Si su objetivo es restaurar la posición competitiva de la industria estadounidense, una fuerte devaluación del dólar haría más que unos pocos subsidios industriales. Pero no está claro cómo construir un sistema así dada la demanda global de activos financieros estadounidenses. Se habla de un arancel a las entradas de capital extranjero, en realidad un impuesto al dólar como moneda de reserva. Sin embargo, para que políticas tan radicales vean la luz, los intereses de los productores tendrían que destronar a Wall Street: nada menos que una revolución. Mientras tanto, la consolidación fiscal, la solución al problema del «déficit gemelo» propuesta por la administración Clinton en los años 1990, está descartada debido al estancamiento en el Congreso.
Con la inflación bajo control, la prioridad de la Reserva Federal es el mercado laboral. Sin embargo, como la Reserva Federal se basa en datos, no persigue el sueño de la reindustrialización, sino que prioriza el sector de servicios, donde trabaja el 80 por ciento de los estadounidenses. De hecho, esto significa una continuación del viejo paradigma: el pleno empleo y una mayor demanda de los consumidores significan más importaciones, no menos.

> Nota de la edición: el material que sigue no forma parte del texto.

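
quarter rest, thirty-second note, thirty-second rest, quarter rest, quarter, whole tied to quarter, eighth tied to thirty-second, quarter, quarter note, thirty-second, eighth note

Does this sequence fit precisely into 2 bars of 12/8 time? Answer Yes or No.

No

One bar of 12/8 = 48 thirty-second notes, so 2 bars = 96.
Working in thirty-second notes: quarter rest = 8; thirty-second note = 1; thirty-second rest = 1; quarter rest = 8; quarter = 8; whole tied to quarter (whole + quarter) = 40; eighth tied to thirty-second (eighth + thirty-second) = 5; quarter = 8; quarter note = 8; thirty-second = 1; eighth note = 4.
Adding: 8 + 1 + 1 + 8 + 8 + 40 + 5 + 8 + 8 + 1 + 4 = 92.
92 falls short of 96, so the answer is No.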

Todo esto es predecible. Cuando se comercia con una economía china que manipula su tipo de cambio y regula el comercio exterior, la balanza comercial determina el estado relativo de la demanda agregada estadounidense y china. Esto ahora favorece las exportaciones chinas a Estados Unidos. Los problemas actuales pueden ser el dumping, el exceso de capacidad y los subsidios injustos, pero todos ellos están determinados por parámetros macroeconómicos.
Para no quedarse atrás, Europa se ha sumado al confuso debate. A pesar del superávit comercial de la UE, el informe de Mario Draghi sobre la competitividad europea pinta un cuadro claro de que la UE se está quedando atrás, no China, sino Estados Unidos. Irónicamente, desde una perspectiva europea, Estados Unidos ha tenido una política industrial extremadamente efectiva, aunque no reconocida, durante décadas. El gasto del Pentágono, la laxa legislación antimonopolio, las generosas ganancias corporativas, la sólida investigación y el desarrollo y la abundante financiación de riesgo hacen del capitalismo estadounidense la potencia que es.
El informe Draghi ofrece una evaluación más realista de la economía política de Estados Unidos que la narrativa de víctima que prevalece hoy en Washington. Pero también en Europa la política industrial y la macroeconomía están desequilibradas. Draghi pide un aumento de la inversión, pero los gobiernos de la UE están obsesionados con una consolidación fiscal que, de implementarse, empeorará el déficit de crecimiento.
Se puede exagerar la coherencia de la política económica en el apogeo de la globalización. Pero la disonancia actual entre las políticas industriales y macroeconómicas es nueva e intensa. Forma un antiparadigma que aumenta significativamente la incertidumbre que plaga la economía global.